Image: Active enhancer RNAs (eRNAs) interact directly with BRD4, a protein linked to tumor development (Photo courtesy of the Lauberth laboratory, University of California, San Diego).
A recently described class of microRNA has been linked to the cancer-promoting activity of the mutated form of p53 protein.
MicroRNAs (miRNAs) and short interfering RNAs (siRNA) comprise a class of about 20 nucleotides-long RNA fragments that block gene expression by attaching to molecules of messenger RNA in a fashion that prevents them from transmitting the protein synthesizing instructions they had received from the DNA. MiRNAs resemble siRNAs of the RNA interference (RNAi) pathway, except miRNAs derive from regions of RNA transcripts that fold back on themselves to form short hairpins, whereas siRNAs derive from longer regions of double-stranded RNA. With their capacity to fine-tune protein expression via sequence-specific interactions, miRNAs help regulate cell maintenance and differentiation.
Augmenting the repertoire of "classical" miRNAs, investigators at the University of California, San Diego (USA) identified several thousand enhancer RNAs (eRNAs) that were robustly produced in colon cancer cells in response to chronic immune signaling. Enhancer RNAs are transcribed from DNA sequences upstream and downstream of extragenic enhancer regions. Depending on the directionality of transcription, enhancer regions generate two different types of non-coding transcripts, unidirectional-eRNAs and bidirectional-eRNAs. The nature of the pre-initiation complex and specific transcription factors recruited to the enhancer may control the type of eRNAs generated.
After transcription, the majority of eRNAs remain in the nucleus, and as they are very unstable, they are actively degraded by the nuclear exosome. Not all enhancers are transcribed, with non-transcribed enhancers greatly outnumbering the transcribed ones in the order of magnitude of dozens of thousands in every given cell type.

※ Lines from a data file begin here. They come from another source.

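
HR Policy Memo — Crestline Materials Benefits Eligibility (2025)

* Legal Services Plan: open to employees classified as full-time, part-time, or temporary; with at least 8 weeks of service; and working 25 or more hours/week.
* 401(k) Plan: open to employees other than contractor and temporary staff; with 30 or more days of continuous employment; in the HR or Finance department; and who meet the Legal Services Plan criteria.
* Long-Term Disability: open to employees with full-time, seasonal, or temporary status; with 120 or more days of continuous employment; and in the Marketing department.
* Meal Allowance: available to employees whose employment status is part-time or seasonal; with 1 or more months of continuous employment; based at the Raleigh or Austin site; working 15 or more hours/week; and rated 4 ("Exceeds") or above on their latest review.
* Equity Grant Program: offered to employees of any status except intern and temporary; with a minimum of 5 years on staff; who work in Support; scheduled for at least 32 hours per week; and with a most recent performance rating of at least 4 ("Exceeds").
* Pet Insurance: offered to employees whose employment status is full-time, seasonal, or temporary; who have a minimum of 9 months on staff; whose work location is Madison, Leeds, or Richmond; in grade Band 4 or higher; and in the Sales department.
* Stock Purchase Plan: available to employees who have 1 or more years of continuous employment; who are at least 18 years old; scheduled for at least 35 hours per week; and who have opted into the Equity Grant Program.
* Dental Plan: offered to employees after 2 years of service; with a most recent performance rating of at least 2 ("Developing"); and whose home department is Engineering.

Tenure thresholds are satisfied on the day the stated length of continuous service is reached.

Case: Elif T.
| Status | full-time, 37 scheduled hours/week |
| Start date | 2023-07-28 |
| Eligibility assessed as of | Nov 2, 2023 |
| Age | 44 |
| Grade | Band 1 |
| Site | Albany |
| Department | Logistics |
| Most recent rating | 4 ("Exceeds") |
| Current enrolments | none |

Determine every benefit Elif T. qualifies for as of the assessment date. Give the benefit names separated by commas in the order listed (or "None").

Legal Services Plan

Service from 2023-07-28 to Nov 2, 2023: 97 days.
Legal Services Plan — status full-time ✓; service 97 days ≥ 8 weeks (≈56 days) ✓; 37 hrs/wk ≥ 25 ✓ → eligible.
401(k) Plan — status full-time ✓ (not excluded); service 97 days ≥ 30 days ✓; dept Logistics ✗ → not eligible.
Long-Term Disability — status full-time ✓; service 97 days < 120 days ✗ → not eligible.
Meal Allowance — status full-time ✗ (requires part-time or seasonal) → not eligible.
Equity Grant Program — status full-time ✓ (not excluded); service 97 days < 5 years (≈1825 days) ✗ → not eligible.
Pet Insurance — status full-time ✓; service 97 days < 9 months (≈270 days) ✗ → not eligible.
Stock Purchase Plan — service 97 days < 1 year (≈365 days) ✗ → not eligible.
Dental Plan — service 97 days < 2 years (≈730 days) ✗ → not eligible.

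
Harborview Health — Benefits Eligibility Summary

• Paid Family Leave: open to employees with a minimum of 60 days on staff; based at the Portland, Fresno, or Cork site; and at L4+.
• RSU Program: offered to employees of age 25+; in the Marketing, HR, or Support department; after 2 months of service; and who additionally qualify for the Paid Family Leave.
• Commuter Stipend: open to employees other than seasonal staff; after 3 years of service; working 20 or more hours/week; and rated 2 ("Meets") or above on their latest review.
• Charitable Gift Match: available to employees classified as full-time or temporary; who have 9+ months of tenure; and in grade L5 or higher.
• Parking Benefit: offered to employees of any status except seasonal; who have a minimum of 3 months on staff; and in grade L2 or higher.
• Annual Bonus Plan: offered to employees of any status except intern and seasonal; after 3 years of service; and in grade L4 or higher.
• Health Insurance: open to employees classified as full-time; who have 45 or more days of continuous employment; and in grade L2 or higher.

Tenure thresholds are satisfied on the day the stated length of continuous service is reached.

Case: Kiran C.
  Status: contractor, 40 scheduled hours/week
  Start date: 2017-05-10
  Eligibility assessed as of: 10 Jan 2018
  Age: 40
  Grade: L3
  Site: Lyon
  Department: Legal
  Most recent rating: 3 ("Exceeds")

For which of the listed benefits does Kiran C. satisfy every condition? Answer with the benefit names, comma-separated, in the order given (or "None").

Service from 2017-05-10 to 10 Jan 2018: 245 days.
Paid Family Leave — service 245 days ≥ 60 days ✓; site Lyon ✗ (not Portland, Fresno, or Cork) → not eligible.
RSU Program — age 40 ≥ 25 ✓; dept Legal ✗ → not eligible.
Commuter Stipend — status contractor ✓ (not excluded); service 245 days < 3 years (≈1095 days) ✗ → not eligible.
Charitable Gift Match — status contractor ✗ (requires full-time or temporary) → not eligible.
Parking Benefit — status contractor ✓ (not excluded); service 245 days ≥ 3 months (≈90 days) ✓; grade L3 ≥ L2 ✓ → eligible.
Annual Bonus Plan — status contractor ✓ (not excluded); service 245 days < 3 years (≈1095 days) ✗ → not eligible.
Health Insurance — status contractor ✗ (requires full-time) → not eligible.

Parking Benefit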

The theory that not all enhancers are transcribed at the same time and that eRNA transcription correlates with enhancer-specific activity support the idea that individual eRNAs carry distinct and relevant biological functions.
The investigators reported in the August 3, 2018, issue of the journal Nature Structural and Molecular Biology that in human colorectal cancer cells, Bromodomain-containing protein 4 (BRD4) was recruited to enhancers that were co-occupied by mutant p53 and supported the synthesis of enhancer-directed transcripts (eRNAs) in response to chronic immune signaling. BRD4 selectively associated with eRNAs that were produced from BRD4-bound enhancers.

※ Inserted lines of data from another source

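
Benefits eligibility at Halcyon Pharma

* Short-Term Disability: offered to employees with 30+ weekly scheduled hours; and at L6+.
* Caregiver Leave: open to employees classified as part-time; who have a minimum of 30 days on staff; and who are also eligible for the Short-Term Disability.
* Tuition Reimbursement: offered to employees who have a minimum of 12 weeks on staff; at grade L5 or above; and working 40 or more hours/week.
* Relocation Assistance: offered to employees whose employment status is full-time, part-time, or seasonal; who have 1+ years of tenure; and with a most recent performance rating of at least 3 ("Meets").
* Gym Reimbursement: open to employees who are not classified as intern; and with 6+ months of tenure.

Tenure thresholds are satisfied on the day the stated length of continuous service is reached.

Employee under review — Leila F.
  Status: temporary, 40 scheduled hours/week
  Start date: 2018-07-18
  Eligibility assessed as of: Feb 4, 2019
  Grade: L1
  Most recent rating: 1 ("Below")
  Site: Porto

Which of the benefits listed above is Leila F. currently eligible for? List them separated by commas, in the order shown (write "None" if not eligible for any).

Gym Reimbursement

Service from 2018-07-18 to Feb 4, 2019: 201 days.
Short-Term Disability — 40 hrs/wk ≥ 30 ✓; grade L1 < L6 ✗ → not eligible.
Caregiver Leave — status temporary ✗ (requires part-time) → not eligible.
Tuition Reimbursement — service 201 days ≥ 12 weeks (≈84 days) ✓; grade L1 < L5 ✗ → not eligible.
Relocation Assistance — status temporary ✗ (requires full-time, part-time, or seasonal) → not eligible.
Gym Reimbursement — status temporary ✓ (not excluded); service 201 days ≥ 6 months (≈180 days) ✓ → eligible.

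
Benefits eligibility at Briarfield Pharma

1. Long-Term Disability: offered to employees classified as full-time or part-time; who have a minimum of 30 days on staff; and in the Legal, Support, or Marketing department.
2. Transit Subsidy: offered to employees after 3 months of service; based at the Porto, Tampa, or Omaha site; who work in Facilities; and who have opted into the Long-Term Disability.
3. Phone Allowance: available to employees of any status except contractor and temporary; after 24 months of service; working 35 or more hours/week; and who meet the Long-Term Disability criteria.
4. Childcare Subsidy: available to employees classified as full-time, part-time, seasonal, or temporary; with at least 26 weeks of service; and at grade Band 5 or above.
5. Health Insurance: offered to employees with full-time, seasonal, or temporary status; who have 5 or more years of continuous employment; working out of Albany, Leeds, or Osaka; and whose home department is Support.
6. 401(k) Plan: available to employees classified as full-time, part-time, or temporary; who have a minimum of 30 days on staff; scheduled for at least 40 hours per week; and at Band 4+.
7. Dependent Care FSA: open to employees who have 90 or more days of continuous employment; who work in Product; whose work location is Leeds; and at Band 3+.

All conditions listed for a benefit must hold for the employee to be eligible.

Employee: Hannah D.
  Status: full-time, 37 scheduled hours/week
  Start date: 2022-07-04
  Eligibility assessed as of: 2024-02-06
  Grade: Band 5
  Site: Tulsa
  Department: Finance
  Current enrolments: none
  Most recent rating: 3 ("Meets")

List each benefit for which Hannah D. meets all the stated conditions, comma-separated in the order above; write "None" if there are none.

Service from 2022-07-04 to 2024-02-06: 582 days.
Long-Term Disability — status full-time ✓; service 582 days ≥ 30 days ✓; dept Finance ✗ → not eligible.
Transit Subsidy — service 582 days ≥ 3 months (≈90 days) ✓; site Tulsa ✗ (not Porto, Tampa, or Omaha) → not eligible.
Phone Allowance — status full-time ✓ (not excluded); service 582 days < 24 months (≈720 days) ✗ → not eligible.
Childcare Subsidy — status full-time ✓; service 582 days ≥ 26 weeks (≈182 days) ✓; grade Band 5 ≥ Band 5 ✓ → eligible.
Health Insurance — status full-time ✓; service 582 days < 5 years (≈1825 days) ✗ → not eligible.
401(k) Plan — status full-time ✓; service 582 days ≥ 30 days ✓; 37 hrs/wk < 40 ✗ → not eligible.
Dependent Care FSA — service 582 days ≥ 90 days ✓; dept Finance ✗ → not eligible.

Childcare Subsidy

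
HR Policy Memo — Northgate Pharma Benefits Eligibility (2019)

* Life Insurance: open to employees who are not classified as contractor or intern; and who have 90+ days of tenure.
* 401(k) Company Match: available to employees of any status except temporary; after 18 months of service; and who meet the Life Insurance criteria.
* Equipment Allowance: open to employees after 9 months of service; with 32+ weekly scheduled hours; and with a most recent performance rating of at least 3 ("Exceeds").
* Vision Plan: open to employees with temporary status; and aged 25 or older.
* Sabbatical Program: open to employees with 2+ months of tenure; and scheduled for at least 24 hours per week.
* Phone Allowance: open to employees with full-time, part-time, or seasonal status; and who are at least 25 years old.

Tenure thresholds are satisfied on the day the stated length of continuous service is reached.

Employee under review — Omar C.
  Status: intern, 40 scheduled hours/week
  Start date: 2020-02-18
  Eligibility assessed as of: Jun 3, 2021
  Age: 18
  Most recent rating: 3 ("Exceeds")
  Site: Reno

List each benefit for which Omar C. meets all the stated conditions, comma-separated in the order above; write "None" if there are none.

Equipment Allowance, Sabbatical Program

Service from 2020-02-18 to Jun 3, 2021: 471 days.
Life Insurance — status intern ✗ (excluded) → not eligible.
401(k) Company Match — status intern ✓ (not excluded); service 471 days < 18 months (≈540 days) ✗ → not eligible.
Equipment Allowance — service 471 days ≥ 9 months (≈270 days) ✓; 40 hrs/wk ≥ 32 ✓; rating 3 ≥ 3 ✓ → eligible.
Vision Plan — status intern ✗ (requires temporary) → not eligible.
Sabbatical Program — service 471 days ≥ 2 months (≈60 days) ✓; 40 hrs/wk ≥ 24 ✓ → eligible.
Phone Allowance — status intern ✗ (requires full-time, part-time, or seasonal) → not eligible.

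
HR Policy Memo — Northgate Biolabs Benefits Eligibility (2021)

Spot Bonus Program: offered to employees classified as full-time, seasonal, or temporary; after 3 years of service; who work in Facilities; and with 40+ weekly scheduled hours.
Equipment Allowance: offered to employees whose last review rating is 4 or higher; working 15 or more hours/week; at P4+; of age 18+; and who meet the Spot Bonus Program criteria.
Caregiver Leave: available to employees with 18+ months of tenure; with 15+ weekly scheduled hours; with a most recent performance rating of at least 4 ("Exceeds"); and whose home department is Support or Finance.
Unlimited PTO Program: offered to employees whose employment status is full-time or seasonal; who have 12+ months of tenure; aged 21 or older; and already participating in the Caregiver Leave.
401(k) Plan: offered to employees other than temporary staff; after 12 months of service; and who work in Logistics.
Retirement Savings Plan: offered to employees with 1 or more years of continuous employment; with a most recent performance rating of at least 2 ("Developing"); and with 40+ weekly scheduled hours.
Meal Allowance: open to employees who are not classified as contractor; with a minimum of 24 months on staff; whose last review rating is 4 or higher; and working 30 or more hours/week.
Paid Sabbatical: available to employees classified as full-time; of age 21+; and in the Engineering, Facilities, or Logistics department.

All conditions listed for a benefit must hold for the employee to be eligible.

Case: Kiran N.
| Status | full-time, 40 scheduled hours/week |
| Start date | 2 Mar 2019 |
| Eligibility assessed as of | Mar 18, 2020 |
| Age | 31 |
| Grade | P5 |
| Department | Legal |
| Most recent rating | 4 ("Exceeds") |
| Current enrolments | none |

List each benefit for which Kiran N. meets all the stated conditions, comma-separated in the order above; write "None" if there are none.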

BRD4 is a member of the BET (bromodomain and extra terminal domain) protein family, which also includes BRD2, BRD3, and BRDT. BRD4, similar to other BET family members, contains two bromodomains (BDs) that recognize acetylated lysine residues. BRD4 also has an extended C-terminal domain with little sequence homology to other BET family members.

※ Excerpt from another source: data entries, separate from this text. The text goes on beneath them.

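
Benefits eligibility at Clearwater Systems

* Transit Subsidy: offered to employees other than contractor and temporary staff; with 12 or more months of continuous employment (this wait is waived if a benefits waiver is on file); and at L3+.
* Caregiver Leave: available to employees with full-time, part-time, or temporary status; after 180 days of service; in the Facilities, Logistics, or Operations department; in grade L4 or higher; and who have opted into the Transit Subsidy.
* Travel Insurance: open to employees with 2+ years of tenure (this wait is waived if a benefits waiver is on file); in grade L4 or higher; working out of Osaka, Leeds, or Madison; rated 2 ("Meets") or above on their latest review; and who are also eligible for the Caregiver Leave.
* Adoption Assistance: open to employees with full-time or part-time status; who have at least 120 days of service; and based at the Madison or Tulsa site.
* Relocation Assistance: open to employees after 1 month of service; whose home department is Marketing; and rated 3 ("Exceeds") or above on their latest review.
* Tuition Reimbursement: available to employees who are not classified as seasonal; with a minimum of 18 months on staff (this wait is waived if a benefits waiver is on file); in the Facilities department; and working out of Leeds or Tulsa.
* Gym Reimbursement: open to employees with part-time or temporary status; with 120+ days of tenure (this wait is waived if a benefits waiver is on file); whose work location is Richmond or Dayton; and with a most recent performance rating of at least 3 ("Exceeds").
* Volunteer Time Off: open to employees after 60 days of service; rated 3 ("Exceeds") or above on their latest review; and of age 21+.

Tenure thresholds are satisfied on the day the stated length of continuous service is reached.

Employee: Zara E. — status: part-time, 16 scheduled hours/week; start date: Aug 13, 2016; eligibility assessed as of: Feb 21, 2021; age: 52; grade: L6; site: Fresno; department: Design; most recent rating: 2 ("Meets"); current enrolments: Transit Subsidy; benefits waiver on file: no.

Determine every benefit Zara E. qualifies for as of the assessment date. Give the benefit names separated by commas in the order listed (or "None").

Service from Aug 13, 2016 to Feb 21, 2021: 1653 days.
Transit Subsidy — status part-time ✓ (not excluded); no waiver, service 1653 days ≥ 12 months (≈360 days) ✓; grade L6 ≥ L3 ✓ → eligible.
Caregiver Leave — status part-time ✓; service 1653 days ≥ 180 days ✓; dept Design ✗ → not eligible.
Travel Insurance — no waiver, service 1653 days ≥ 2 years (≈730 days) ✓; grade L6 ≥ L4 ✓; site Fresno ✗ (not Osaka, Leeds, or Madison) → not eligible.
Adoption Assistance — status part-time ✓; service 1653 days ≥ 120 days ✓; site Fresno ✗ (not Madison or Tulsa) → not eligible.
Relocation Assistance — service 1653 days ≥ 1 month (≈30 days) ✓; dept Design ✗ → not eligible.
Tuition Reimbursement — status part-time ✓ (not excluded); no waiver, service 1653 days ≥ 18 months (≈540 days) ✓; dept Design ✗ → not eligible.
Gym Reimbursement — status part-time ✓; no waiver, service 1653 days ≥ 120 days ✓; site Fresno ✗ (not Richmond or Dayton) → not eligible.
Volunteer Time Off — service 1653 days ≥ 60 days ✓; rating 2 < 3 ✗ → not eligible.

Transit Subsidy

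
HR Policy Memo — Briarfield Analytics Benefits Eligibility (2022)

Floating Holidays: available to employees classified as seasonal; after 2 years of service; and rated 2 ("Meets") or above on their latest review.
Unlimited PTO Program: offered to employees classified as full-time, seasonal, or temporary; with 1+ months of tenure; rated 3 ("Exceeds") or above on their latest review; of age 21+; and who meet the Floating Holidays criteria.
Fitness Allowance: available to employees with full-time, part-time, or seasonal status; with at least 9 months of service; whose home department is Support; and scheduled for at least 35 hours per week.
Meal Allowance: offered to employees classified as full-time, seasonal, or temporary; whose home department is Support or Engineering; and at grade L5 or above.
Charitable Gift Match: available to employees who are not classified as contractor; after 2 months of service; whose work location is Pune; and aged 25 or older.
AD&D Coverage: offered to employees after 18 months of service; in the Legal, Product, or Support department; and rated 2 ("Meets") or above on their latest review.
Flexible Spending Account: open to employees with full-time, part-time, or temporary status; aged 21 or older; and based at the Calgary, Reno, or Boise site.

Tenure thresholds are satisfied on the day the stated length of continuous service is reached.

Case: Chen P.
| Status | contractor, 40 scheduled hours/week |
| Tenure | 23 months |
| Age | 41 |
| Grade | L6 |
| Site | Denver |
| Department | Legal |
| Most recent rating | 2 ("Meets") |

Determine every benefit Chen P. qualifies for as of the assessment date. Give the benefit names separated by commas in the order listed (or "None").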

The investigators used biochemical and biophysical methods to show that BRD4 BDs functioned cooperatively as docking sites for eRNAs and that the BDs of BRD2, BRD3, BRDT, BRG1, and BRD7 directly interacted with eRNAs. BRD4-eRNA interactions increased BRD4 binding to acetylated histones in vitro and augmented BRD4 enhancer recruitment and transcriptional cofactor activities.
"Our findings reveal that eRNAs are key regulators of cancer by acting to reinforce BRD4 binding and keep it anchored on DNA, which keeps the tumor-promoting genes turned on at high levels," said senior author Dr. Shannon Lauberth, assistant professor of biology at the University of California, San Diego. "Interestingly, when we deplete several of these eRNAs, we can significantly reduce the expression of the tumor-promoting genes that the eRNAs and BRD4 are co-regulating. Now that we see that eRNAs impact BRD4 function, we have to rethink the way that we therapeutically target BRD4. Taken together, our findings are consistent with the emerging notion that eRNAs are functional molecules, rather than merely reflections of enhancer activation or simply transcriptional noise."